On Darmanis and Engel4 data sets, we select the top 10 gene markers as shown in Fig. 5(a) and Fig. 5(b) respectively. The color of the ring indicates the mean expression level of the gene, and the darker the color, the higher the average expression level of the gene. The size of the ring means the percentage of gene expression in the cell.

Figure 5(a) shows the top ten genes of Darmanis data set. The genes SLC1A3, SLC1A2, SPARCL1 and AQP4 have a high level of expression in astrocytes, and they play an essential part in early development of astrocytes. In fetal quiescent, SOX4, SOX11, TUBA1A and MAP1B have a high level of expression and have been proven to be marker genes with specific roles [30,31,32,33]. MAP1B in neurons is also highly expressed PLP12 and CLDND1 with high expression in oligodendrocytes can be regarded as gene markers of oligodendrocytes [34]. In the Engel4 data, as shown in Fig. 5(b), Engel et al. have been confirmed for Serpinb1a, Tmsb10, Hmgb2 and Malta1 [28]. The remaining genes have also been selected as marker genes in related literature [35, 36].

Fig. 5.
figure 5

The top ten gene markers. (a) Darmanis data set. (b) Engel4 data set.

4 Conclusion

In this paper, we propose a clustering method based on subspace learning, named THSLRR. There are mainly two differences where our method differs from other subspace clustering methods. The first aspect is the introduction of hypergraph regularization, which is used to encode higher-order geometric relationships among data and to mine the internal information of data. Compared with other subspace clustering methods, the complex relationships of data can be extracted by our method. Another aspect is the similarity constraint based on TRW, it can mine the global nonlinear manifold structure information of the data and improve the clustering performance and the interpretability of the model. Comparative experiments prove the effectiveness of the THSLRR method. Moreover, the THSLRR method can also provide guidance for data mining as well as be employed in other related domains.

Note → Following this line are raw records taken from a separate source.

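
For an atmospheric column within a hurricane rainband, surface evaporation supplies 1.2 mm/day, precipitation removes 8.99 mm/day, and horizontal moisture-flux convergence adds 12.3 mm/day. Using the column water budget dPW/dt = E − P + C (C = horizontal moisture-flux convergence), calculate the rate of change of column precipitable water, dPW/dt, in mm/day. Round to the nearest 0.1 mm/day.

dPW/dt ≈ 4.5 mm/day

dPW/dt = E − P + C = 1.2 − 8.99 + (12.3) = 4.5 mm/day.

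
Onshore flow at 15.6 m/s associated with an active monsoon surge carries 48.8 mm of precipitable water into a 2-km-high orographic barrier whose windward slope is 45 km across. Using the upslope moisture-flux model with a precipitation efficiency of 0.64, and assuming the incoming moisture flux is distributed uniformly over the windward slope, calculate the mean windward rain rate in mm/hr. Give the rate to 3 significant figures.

R ≈ 39.0 mm/hr

Incoming column moisture flux per unit ridge length: F = V × PW = 15.6 × 48.8 = 761.28 mm·m/s.
Spread over the 45 km slope with efficiency ε = 0.64: R = ε·F/W = 0.64 × 761.28 / 45000 m = 1.083e-02 mm/s.
R = 1.083e-02 × 3600 = 39.0 mm/hr.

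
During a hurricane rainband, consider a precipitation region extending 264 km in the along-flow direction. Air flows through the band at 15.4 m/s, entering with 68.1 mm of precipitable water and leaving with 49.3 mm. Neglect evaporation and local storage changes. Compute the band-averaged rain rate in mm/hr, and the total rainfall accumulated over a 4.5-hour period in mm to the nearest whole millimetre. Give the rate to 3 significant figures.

R ≈ 3.95 mm/hr; total ≈ 18 mm

Column moisture flux per unit crosswind length is F = V × PW.
Inflow: F_in = 15.4 × 68.1 = 1048.74 mm·m/s
Outflow: F_out = 15.4 × 49.3 = 759.22 mm·m/s
Steady-state rate R = (F_in − F_out)/L = (1048.74 − 759.22) / 264000 m = 1.097e-03 mm/s.
R = 1.097e-03 × 3600 = 3.95 mm/hr.
Over 4.5 h: total = 3.95 × 4.5 = 17.775 ≈ 18 mm.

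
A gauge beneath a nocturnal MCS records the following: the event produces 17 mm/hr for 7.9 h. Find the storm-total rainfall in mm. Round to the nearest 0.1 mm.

Total = Σ Rᵢ Δtᵢ = 17 × 7.9
      = 134.3 = 134.3 mm.

total ≈ 134.3 mm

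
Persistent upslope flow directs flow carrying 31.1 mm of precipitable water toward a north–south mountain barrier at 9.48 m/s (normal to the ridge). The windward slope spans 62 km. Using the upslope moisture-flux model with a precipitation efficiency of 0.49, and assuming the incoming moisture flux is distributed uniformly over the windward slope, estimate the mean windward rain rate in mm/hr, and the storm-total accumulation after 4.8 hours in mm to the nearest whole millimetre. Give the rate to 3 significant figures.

Incoming column moisture flux per unit ridge length: F = V × PW = 9.48 × 31.1 = 294.828 mm·m/s.
Spread over the 62 km slope with efficiency ε = 0.49: R = ε·F/W = 0.49 × 294.828 / 62000 m = 2.330e-03 mm/s.
R = 2.330e-03 × 3600 = 8.39 mm/hr.
Over 4.8 h: total = 8.39 × 4.8 = 40.272 ≈ 40 mm.

R ≈ 8.39 mm/hr; total ≈ 40 mm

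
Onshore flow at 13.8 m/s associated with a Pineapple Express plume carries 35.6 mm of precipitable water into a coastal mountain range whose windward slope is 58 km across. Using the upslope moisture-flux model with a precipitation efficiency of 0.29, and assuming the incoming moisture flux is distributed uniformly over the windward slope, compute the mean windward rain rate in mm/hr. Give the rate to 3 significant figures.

Incoming column moisture flux per unit ridge length: F = V × PW = 13.8 × 35.6 = 491.28 mm·m/s.
Spread over the 58 km slope with efficiency ε = 0.29: R = ε·F/W = 0.29 × 491.28 / 58000 m = 2.456e-03 mm/s.
R = 2.456e-03 × 3600 = 8.84 mm/hr.

R ≈ 8.84 mm/hr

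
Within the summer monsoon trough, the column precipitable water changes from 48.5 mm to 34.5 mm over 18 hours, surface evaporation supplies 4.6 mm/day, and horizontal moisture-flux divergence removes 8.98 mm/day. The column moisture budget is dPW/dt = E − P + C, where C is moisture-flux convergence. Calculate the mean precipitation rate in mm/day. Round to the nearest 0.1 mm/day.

P ≈ 14.3 mm/day

dPW/dt = (34.5 − 48.5) mm / (18/24 day) = -18.667 mm/day.
P = E + C − dPW/dt = 4.6 + (-8.98) − (-18.667) = 14.3 mm/day.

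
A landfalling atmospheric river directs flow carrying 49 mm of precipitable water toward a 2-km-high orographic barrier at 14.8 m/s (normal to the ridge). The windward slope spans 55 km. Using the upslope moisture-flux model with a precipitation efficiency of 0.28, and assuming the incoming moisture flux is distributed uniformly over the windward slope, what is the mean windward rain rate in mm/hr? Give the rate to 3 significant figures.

R ≈ 13.3 mm/hr

Incoming column moisture flux per unit ridge length: F = V × PW = 14.8 × 49 = 725.2 mm·m/s.
Spread over the 55 km slope with efficiency ε = 0.28: R = ε·F/W = 0.28 × 725.2 / 55000 m = 3.692e-03 mm/s.
R = 3.692e-03 × 3600 = 13.3 mm/hr.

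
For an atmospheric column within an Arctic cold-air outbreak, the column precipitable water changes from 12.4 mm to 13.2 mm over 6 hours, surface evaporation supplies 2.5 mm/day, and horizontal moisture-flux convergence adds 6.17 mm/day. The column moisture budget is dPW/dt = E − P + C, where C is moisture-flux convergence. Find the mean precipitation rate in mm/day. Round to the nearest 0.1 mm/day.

dPW/dt = (13.2 − 12.4) mm / (6/24 day) = +3.200 mm/day.
P = E + C − dPW/dt = 2.5 + (6.17) − (+3.200) = 5.5 mm/day.

P ≈ 5.5 mm/day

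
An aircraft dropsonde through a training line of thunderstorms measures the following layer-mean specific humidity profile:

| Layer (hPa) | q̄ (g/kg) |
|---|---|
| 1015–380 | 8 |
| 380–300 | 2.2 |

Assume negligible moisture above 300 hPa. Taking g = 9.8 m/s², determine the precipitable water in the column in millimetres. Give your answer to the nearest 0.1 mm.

Precipitable water is the column-integrated vapour mass per unit area: PW = (1/g) Σ q̄ Δp, with q in kg/kg and Δp in Pa (1 kg/m² of water = 1 mm).
Layer 1015–380 hPa: Δp = 635 hPa = 63500 Pa, q̄ = 0.008 kg/kg → 0.008 × 63500 / 9.8 = 51.84 mm
Layer 380–300 hPa: Δp = 80 hPa = 8000 Pa, q̄ = 0.0022 kg/kg → 0.0022 × 8000 / 9.8 = 1.80 mm
PW = 51.84 + 1.80 = 53.64 ≈ 53.6 mm.

PW ≈ 53.6 mm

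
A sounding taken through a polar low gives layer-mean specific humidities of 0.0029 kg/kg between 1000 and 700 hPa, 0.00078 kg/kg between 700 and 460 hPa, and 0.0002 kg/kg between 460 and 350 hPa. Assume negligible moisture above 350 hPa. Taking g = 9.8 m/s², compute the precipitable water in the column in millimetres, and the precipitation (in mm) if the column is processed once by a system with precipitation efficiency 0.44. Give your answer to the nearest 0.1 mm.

Precipitable water is the column-integrated vapour mass per unit area: PW = (1/g) Σ q̄ Δp, with q in kg/kg and Δp in Pa (1 kg/m² of water = 1 mm).
Layer 1000–700 hPa: Δp = 300 hPa = 30000 Pa, q̄ = 0.0029 kg/kg → 0.0029 × 30000 / 9.8 = 8.88 mm
Layer 700–460 hPa: Δp = 240 hPa = 24000 Pa, q̄ = 0.00078 kg/kg → 0.00078 × 24000 / 9.8 = 1.91 mm
Layer 460–350 hPa: Δp = 110 hPa = 11000 Pa, q̄ = 0.0002 kg/kg → 0.0002 × 11000 / 9.8 = 0.22 mm
PW = 8.88 + 1.91 + 0.22 = 11.01 ≈ 11.0 mm.
Precipitation = ε × PW = 0.44 × 11.0 = 4.8 mm.

PW ≈ 11.0 mm; precipitation ≈ 4.8 mm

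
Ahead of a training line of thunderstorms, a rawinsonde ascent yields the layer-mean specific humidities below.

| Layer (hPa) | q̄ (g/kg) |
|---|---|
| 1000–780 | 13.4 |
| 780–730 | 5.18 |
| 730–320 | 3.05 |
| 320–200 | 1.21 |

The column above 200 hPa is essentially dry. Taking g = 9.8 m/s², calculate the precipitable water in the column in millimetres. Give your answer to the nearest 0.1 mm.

PW ≈ 47.0 mm

Precipitable water is the column-integrated vapour mass per unit area: PW = (1/g) Σ q̄ Δp, with q in kg/kg and Δp in Pa (1 kg/m² of water = 1 mm).
Layer 1000–780 hPa: Δp = 220 hPa = 22000 Pa, q̄ = 0.0134 kg/kg → 0.0134 × 22000 / 9.8 = 30.08 mm
Layer 780–730 hPa: Δp = 50 hPa = 5000 Pa, q̄ = 0.00518 kg/kg → 0.00518 × 5000 / 9.8 = 2.64 mm
Layer 730–320 hPa: Δp = 410 hPa = 41000 Pa, q̄ = 0.00305 kg/kg → 0.00305 × 41000 / 9.8 = 12.76 mm
Layer 320–200 hPa: Δp = 120 hPa = 12000 Pa, q̄ = 0.00121 kg/kg → 0.00121 × 12000 / 9.8 = 1.48 mm
PW = 30.08 + 2.64 + 12.76 + 1.48 = 46.96 ≈ 47.0 mm.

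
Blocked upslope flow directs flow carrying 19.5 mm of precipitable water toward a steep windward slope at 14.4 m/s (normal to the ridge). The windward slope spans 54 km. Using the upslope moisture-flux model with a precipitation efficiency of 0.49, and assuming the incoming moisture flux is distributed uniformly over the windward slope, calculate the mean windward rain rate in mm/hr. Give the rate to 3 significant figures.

R ≈ 9.17 mm/hr

Incoming column moisture flux per unit ridge length: F = V × PW = 14.4 × 19.5 = 280.8 mm·m/s.
Spread over the 54 km slope with efficiency ε = 0.49: R = ε·F/W = 0.49 × 280.8 / 54000 m = 2.548e-03 mm/s.
R = 2.548e-03 × 3600 = 9.17 mm/hr.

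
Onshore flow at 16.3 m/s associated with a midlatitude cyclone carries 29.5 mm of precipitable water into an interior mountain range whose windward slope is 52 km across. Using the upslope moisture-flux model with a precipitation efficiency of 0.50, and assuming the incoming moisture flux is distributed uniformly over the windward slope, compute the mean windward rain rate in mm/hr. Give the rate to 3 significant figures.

Incoming column moisture flux per unit ridge length: F = V × PW = 16.3 × 29.5 = 480.85 mm·m/s.
Spread over the 52 km slope with efficiency ε = 0.50: R = ε·F/W = 0.50 × 480.85 / 52000 m = 4.624e-03 mm/s.
R = 4.624e-03 × 3600 = 16.6 mm/hr.

R ≈ 16.6 mm/hr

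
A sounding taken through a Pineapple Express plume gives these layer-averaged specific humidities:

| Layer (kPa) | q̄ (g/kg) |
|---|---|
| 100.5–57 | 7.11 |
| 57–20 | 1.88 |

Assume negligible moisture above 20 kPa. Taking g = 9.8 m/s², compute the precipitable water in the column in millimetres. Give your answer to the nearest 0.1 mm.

PW ≈ 38.7 mm

Precipitable water is the column-integrated vapour mass per unit area: PW = (1/g) Σ q̄ Δp, with q in kg/kg and Δp in Pa (1 kg/m² of water = 1 mm).
Layer 100.5–57 kPa: Δp = 435 hPa = 43500 Pa, q̄ = 0.00711 kg/kg → 0.00711 × 43500 / 9.8 = 31.56 mm
Layer 57–20 kPa: Δp = 370 hPa = 37000 Pa, q̄ = 0.00188 kg/kg → 0.00188 × 37000 / 9.8 = 7.10 mm
PW = 31.56 + 7.10 = 38.66 ≈ 38.7 mm.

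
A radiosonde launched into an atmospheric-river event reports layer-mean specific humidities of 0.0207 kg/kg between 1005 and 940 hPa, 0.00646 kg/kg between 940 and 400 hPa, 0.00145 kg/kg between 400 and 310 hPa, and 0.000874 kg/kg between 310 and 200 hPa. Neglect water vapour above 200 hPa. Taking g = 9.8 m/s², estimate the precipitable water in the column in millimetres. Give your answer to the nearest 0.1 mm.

Precipitable water is the column-integrated vapour mass per unit area: PW = (1/g) Σ q̄ Δp, with q in kg/kg and Δp in Pa (1 kg/m² of water = 1 mm).
Layer 1005–940 hPa: Δp = 65 hPa = 6500 Pa, q̄ = 0.0207 kg/kg → 0.0207 × 6500 / 9.8 = 13.73 mm
Layer 940–400 hPa: Δp = 540 hPa = 54000 Pa, q̄ = 0.00646 kg/kg → 0.00646 × 54000 / 9.8 = 35.60 mm
Layer 400–310 hPa: Δp = 90 hPa = 9000 Pa, q̄ = 0.00145 kg/kg → 0.00145 × 9000 / 9.8 = 1.33 mm
Layer 310–200 hPa: Δp = 110 hPa = 11000 Pa, q̄ = 0.000874 kg/kg → 0.000874 × 11000 / 9.8 = 0.98 mm
PW = 13.73 + 35.60 + 1.33 + 0.98 = 51.64 ≈ 51.6 mm.

PW ≈ 51.6 mm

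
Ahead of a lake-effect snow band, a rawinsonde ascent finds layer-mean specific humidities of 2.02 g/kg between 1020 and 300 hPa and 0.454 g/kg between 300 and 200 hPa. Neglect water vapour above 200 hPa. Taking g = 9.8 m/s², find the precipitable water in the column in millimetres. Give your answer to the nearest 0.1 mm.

PW ≈ 15.3 mm

Precipitable water is the column-integrated vapour mass per unit area: PW = (1/g) Σ q̄ Δp, with q in kg/kg and Δp in Pa (1 kg/m² of water = 1 mm).
Layer 1020–300 hPa: Δp = 720 hPa = 72000 Pa, q̄ = 0.00202 kg/kg → 0.00202 × 72000 / 9.8 = 14.84 mm
Layer 300–200 hPa: Δp = 100 hPa = 10000 Pa, q̄ = 0.000454 kg/kg → 0.000454 × 10000 / 9.8 = 0.46 mm
PW = 14.84 + 0.46 = 15.30 ≈ 15.3 mm.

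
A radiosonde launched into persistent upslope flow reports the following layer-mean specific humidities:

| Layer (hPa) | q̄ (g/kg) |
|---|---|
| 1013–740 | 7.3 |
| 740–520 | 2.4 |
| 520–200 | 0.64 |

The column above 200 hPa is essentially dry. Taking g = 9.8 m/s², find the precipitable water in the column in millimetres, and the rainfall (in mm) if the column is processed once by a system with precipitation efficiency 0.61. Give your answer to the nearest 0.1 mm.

Precipitable water is the column-integrated vapour mass per unit area: PW = (1/g) Σ q̄ Δp, with q in kg/kg and Δp in Pa (1 kg/m² of water = 1 mm).
Layer 1013–740 hPa: Δp = 273 hPa = 27300 Pa, q̄ = 0.0073 kg/kg → 0.0073 × 27300 / 9.8 = 20.34 mm
Layer 740–520 hPa: Δp = 220 hPa = 22000 Pa, q̄ = 0.0024 kg/kg → 0.0024 × 22000 / 9.8 = 5.39 mm
Layer 520–200 hPa: Δp = 320 hPa = 32000 Pa, q̄ = 0.00064 kg/kg → 0.00064 × 32000 / 9.8 = 2.09 mm
PW = 20.34 + 5.39 + 2.09 = 27.82 ≈ 27.8 mm.
Rainfall = ε × PW = 0.61 × 27.8 = 17.0 mm.

PW ≈ 27.8 mm; rainfall ≈ 17.0 mm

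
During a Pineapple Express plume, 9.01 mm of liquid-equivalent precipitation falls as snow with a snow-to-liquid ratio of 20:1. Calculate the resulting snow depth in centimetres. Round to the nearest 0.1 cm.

snow depth ≈ 18.0 cm

Snow depth = liquid × ratio = 9.01 mm × 20 = 180.2 mm = 18.0 cm.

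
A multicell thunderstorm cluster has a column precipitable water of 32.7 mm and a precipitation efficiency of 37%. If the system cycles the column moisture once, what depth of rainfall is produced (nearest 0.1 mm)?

rainfall ≈ 12.1 mm

Rainfall = ε × PW = 0.37 × 32.7 = 12.1 mm.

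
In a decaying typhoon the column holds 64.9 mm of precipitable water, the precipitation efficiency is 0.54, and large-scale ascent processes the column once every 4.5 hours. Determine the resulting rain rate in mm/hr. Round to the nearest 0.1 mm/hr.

Each overturning extracts ε × PW = 0.54 × 64.9 = 35.046 mm.
Rate = ε·PW / τ = 35.046 / 4.5 h = 7.8 mm/hr.

R ≈ 7.8 mm/hr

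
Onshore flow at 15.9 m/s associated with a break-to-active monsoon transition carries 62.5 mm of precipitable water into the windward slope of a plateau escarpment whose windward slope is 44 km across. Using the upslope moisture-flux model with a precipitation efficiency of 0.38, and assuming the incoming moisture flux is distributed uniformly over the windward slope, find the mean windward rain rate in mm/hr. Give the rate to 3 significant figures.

Incoming column moisture flux per unit ridge length: F = V × PW = 15.9 × 62.5 = 993.75 mm·m/s.
Spread over the 44 km slope with efficiency ε = 0.38: R = ε·F/W = 0.38 × 993.75 / 44000 m = 8.582e-03 mm/s.
R = 8.582e-03 × 3600 = 30.9 mm/hr.

R ≈ 30.9 mm/hr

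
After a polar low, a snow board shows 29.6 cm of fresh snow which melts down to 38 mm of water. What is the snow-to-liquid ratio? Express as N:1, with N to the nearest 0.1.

ratio ≈ 7.8

Ratio = snow depth / SWE = 296 mm / 38 mm = 7.8, i.e. 7.8:1.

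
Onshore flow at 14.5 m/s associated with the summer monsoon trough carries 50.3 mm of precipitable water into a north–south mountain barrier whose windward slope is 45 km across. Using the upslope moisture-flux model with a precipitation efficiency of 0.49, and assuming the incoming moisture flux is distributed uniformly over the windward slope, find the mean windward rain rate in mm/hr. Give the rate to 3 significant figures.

Incoming column moisture flux per unit ridge length: F = V × PW = 14.5 × 50.3 = 729.35 mm·m/s.
Spread over the 45 km slope with efficiency ε = 0.49: R = ε·F/W = 0.49 × 729.35 / 45000 m = 7.942e-03 mm/s.
R = 7.942e-03 × 3600 = 28.6 mm/hr.

R ≈ 28.6 mm/hr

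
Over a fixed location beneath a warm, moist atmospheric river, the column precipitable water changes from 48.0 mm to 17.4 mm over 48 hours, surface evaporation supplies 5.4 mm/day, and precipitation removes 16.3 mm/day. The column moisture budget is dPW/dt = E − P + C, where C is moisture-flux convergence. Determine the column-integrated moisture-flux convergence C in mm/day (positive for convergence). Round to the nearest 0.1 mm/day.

C ≈ -4.4 mm/day

dPW/dt = (17.4 − 48.0) mm / (48/24 day) = -15.300 mm/day.
C = dPW/dt − E + P = (-15.300) − 5.4 + 16.3 = -4.4 mm/day.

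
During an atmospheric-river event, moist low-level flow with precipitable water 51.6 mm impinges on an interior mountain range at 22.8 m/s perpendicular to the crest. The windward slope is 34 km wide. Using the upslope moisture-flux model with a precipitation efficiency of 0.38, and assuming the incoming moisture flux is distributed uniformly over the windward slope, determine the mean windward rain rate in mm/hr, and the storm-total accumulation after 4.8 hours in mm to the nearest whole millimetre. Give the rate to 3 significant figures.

R ≈ 47.3 mm/hr; total ≈ 227 mm

Incoming column moisture flux per unit ridge length: F = V × PW = 22.8 × 51.6 = 1176.48 mm·m/s.
Spread over the 34 km slope with efficiency ε = 0.38: R = ε·F/W = 0.38 × 1176.48 / 34000 m = 1.315e-02 mm/s.
R = 1.315e-02 × 3600 = 47.3 mm/hr.
Over 4.8 h: total = 47.3 × 4.8 = 227.04 ≈ 227 mm.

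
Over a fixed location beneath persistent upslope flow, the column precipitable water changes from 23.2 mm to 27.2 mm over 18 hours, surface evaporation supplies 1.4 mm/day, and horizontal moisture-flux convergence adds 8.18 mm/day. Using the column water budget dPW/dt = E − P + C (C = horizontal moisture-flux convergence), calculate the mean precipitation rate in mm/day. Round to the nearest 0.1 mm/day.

dPW/dt = (27.2 − 23.2) mm / (18/24 day) = +5.333 mm/day.
P = E + C − dPW/dt = 1.4 + (8.18) − (+5.333) = 4.2 mm/day.

P ≈ 4.2 mm/day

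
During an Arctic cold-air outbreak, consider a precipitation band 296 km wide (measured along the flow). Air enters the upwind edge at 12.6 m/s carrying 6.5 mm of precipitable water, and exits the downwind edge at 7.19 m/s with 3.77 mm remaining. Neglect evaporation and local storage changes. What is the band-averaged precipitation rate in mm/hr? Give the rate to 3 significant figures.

R ≈ 0.666 mm/hr

Column moisture flux per unit crosswind length is F = V × PW.
Inflow: F_in = 12.6 × 6.5 = 81.9 mm·m/s
Outflow: F_out = 7.19 × 3.77 = 27.1063 mm·m/s
Steady-state rate R = (F_in − F_out)/L = (81.9 − 27.1063) / 296000 m = 1.851e-04 mm/s.
R = 1.851e-04 × 3600 = 0.666 mm/hr.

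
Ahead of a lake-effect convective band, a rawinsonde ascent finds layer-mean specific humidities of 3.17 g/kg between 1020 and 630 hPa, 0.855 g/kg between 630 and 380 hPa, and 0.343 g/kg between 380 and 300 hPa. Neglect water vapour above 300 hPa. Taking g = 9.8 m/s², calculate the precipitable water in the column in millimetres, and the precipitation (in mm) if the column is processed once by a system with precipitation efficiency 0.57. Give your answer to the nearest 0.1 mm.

Precipitable water is the column-integrated vapour mass per unit area: PW = (1/g) Σ q̄ Δp, with q in kg/kg and Δp in Pa (1 kg/m² of water = 1 mm).
Layer 1020–630 hPa: Δp = 390 hPa = 39000 Pa, q̄ = 0.00317 kg/kg → 0.00317 × 39000 / 9.8 = 12.62 mm
Layer 630–380 hPa: Δp = 250 hPa = 25000 Pa, q̄ = 0.000855 kg/kg → 0.000855 × 25000 / 9.8 = 2.18 mm
Layer 380–300 hPa: Δp = 80 hPa = 8000 Pa, q̄ = 0.000343 kg/kg → 0.000343 × 8000 / 9.8 = 0.28 mm
PW = 12.62 + 2.18 + 0.28 = 15.08 ≈ 15.1 mm.
Precipitation = ε × PW = 0.57 × 15.1 = 8.6 mm.

PW ≈ 15.1 mm; precipitation ≈ 8.6 mm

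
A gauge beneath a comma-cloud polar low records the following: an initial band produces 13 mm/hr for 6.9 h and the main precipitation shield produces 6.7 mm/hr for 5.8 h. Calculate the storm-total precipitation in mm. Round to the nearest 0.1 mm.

Total = Σ Rᵢ Δtᵢ = 13 × 6.9 + 6.7 × 5.8
      = 89.7 + 38.86 = 128.6 mm.

total ≈ 128.6 mm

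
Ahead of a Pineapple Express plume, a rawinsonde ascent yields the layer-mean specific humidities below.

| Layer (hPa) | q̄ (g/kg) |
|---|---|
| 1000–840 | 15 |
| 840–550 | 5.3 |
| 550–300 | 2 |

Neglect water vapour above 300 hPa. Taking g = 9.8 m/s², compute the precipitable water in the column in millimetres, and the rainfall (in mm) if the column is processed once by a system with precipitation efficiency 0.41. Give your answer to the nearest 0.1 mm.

Precipitable water is the column-integrated vapour mass per unit area: PW = (1/g) Σ q̄ Δp, with q in kg/kg and Δp in Pa (1 kg/m² of water = 1 mm).
Layer 1000–840 hPa: Δp = 160 hPa = 16000 Pa, q̄ = 0.015 kg/kg → 0.015 × 16000 / 9.8 = 24.49 mm
Layer 840–550 hPa: Δp = 290 hPa = 29000 Pa, q̄ = 0.0053 kg/kg → 0.0053 × 29000 / 9.8 = 15.68 mm
Layer 550–300 hPa: Δp = 250 hPa = 25000 Pa, q̄ = 0.002 kg/kg → 0.002 × 25000 / 9.8 = 5.10 mm
PW = 24.49 + 15.68 + 5.10 = 45.27 ≈ 45.3 mm.
Rainfall = ε × PW = 0.41 × 45.3 = 18.6 mm.

PW ≈ 45.3 mm; rainfall ≈ 18.6 mm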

Now, we would like to discuss the limitations of our model. Primarily, although the optimal combination of parameters can be searched by the grid search method, it would be helpful if the optimal parameters could be determined automatically based on some strategy. Second, we use the single similarity criterion in our model, which may not be comprehensive for capturing similarity information from the data. So we can try to use measurement fusion to capture more accurate prior information in the next work.